Egri argues in The Art of Dramatic Writing against Aristotle's view of character being secondary to plot (as stated in Aristotle's Poetics). According to Egri, well-defined characters will drive the plot themselves, and so the foundation of character is the essential germination of a well crafted story.

Central to Egri's argument is his claim that the best stories follow the logical method of thesis, antithesis, synthesis, or dialectic, to prove what he calls a "premise." A premise, as Egri describes it, is a thematic truth. In The Art of Dramatic Writing he offers as an example the premise that "stinginess leads to ruin." Having settled on this theme, Egri writes, the playwright can detect in the statement the suggestion of a story's beginning, middle, and end: first, the establishment of an obsessively stingy character; next, the collision of that character's stinginess with inevitable opposition, or antithesis; and finally the character's ruin. Egri also emphasizes what he sees as the ever-present role of change in all forms of life, forcing people to evolve and synthesize new philosophies in the face of one overwhelming obstacle after another.

==The Art of Creative Writing==
In 1965, Egri expanded on his views of character development and motivation in the book, The Art of Creative Writing. His theses in this work can be summarized as follows:
1. All human beings are fundamentally selfish, their primary drive being to feel, or be perceived as, important.

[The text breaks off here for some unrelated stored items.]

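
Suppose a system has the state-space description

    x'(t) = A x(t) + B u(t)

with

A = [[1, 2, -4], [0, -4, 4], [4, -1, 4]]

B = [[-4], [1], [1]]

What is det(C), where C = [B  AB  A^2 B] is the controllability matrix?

AB = [[-6], [0], [-13]]
A^2B = [[46], [-52], [-76]]
Controllability matrix C = [B  AB  A^2B] = [[-4, -6, 46], [1, 0, -52], [1, -13, -76]]
Expanding along the first row, det(C) = (-4)·(0·(-76) - (-52)·(-13)) - (-6)·(1·(-76) - (-52)·1) + 46·(1·(-13) - 0·1) = (-4)·(-676) - (-6)·(-24) + 46·(-13) = 1962
Since det(C) ≠ 0, rank(C) = 3 and the system is completely controllable.

1962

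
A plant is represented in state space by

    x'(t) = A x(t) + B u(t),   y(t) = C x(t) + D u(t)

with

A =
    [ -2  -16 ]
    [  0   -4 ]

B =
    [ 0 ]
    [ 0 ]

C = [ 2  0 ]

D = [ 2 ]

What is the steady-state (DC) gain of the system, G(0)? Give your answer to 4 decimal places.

2.0000

G(0) = C(-A)^{-1}B + D = -C A^{-1} B + D.
det A = 8, so A^{-1} = (1/8)·adj(A) = [[-1/2, 2], [0, -1/4]]
A^{-1} B = [0, 0]^T
C A^{-1} B = 0
G(0) = D - C A^{-1} B = 2 - (0) = 2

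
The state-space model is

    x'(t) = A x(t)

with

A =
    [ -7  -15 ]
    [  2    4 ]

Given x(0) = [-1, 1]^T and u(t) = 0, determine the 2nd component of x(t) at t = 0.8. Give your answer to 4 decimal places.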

2. Human character is fixed and does not change significantly over life.
3. Creative writing should start from identification of one or more main characters, rather than from actions, events, or incidents.
4. Characters should have an overriding trait (Egri's word is ‘compulsion’), typically negative, such as greed, snobbery or extravagance, coupled with the determination that that trait should prevail.

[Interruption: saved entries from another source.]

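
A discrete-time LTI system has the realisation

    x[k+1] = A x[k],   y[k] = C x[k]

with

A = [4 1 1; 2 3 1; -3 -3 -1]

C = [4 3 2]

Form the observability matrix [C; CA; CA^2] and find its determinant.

-33

CA = [[16, 7, 5]]
CA^2 = [[63, 22, 18]]
Observability matrix O = [C; CA; CA^2] = [[4, 3, 2], [16, 7, 5], [63, 22, 18]]
Expanding along the first row, det(O) = 4·(7·18 - 5·22) - 3·(16·18 - 5·63) + 2·(16·22 - 7·63) = 4·16 - 3·(-27) + 2·(-89) = -33
Since det(O) ≠ 0, rank(O) = 3 and the system is completely observable.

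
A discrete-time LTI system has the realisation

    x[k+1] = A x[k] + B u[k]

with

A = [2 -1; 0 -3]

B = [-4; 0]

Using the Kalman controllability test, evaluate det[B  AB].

0

AB = [[-8], [0]]
Controllability matrix C = [B  AB] = [[-4, -8], [0, 0]]
det(C) = (-4)·0 - (-8)·0 = 0 - 0 = 0
Since det(C) = 0, rank(C) < 2 and the system is not completely controllable.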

5. The author should clearly understand his characters’ motivations, if necessary by providing histories/biographies which inform the story even if they do not form part of it.

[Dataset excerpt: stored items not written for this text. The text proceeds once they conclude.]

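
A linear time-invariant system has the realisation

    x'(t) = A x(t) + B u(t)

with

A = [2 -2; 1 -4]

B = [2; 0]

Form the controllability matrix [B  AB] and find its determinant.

AB = [[4], [2]]
Controllability matrix C = [B  AB] = [[2, 4], [0, 2]]
det(C) = 2·2 - 4·0 = 4 - 0 = 4
Since det(C) ≠ 0, rank(C) = 2 and the system is completely controllable.

4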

6. A satisfying structure – used in many of the book's examples – is one in which two characters with opposing flaws are inextricably bound together, leading to a crisis in which the conflict is resolved by some dramatic action.

==Later life==
Egri taught creative writing in his West Los Angeles home (at 11635 Mayfield Avenue) until shortly before his death. He died of a heart attack at Cedars of Lebanon Hospital.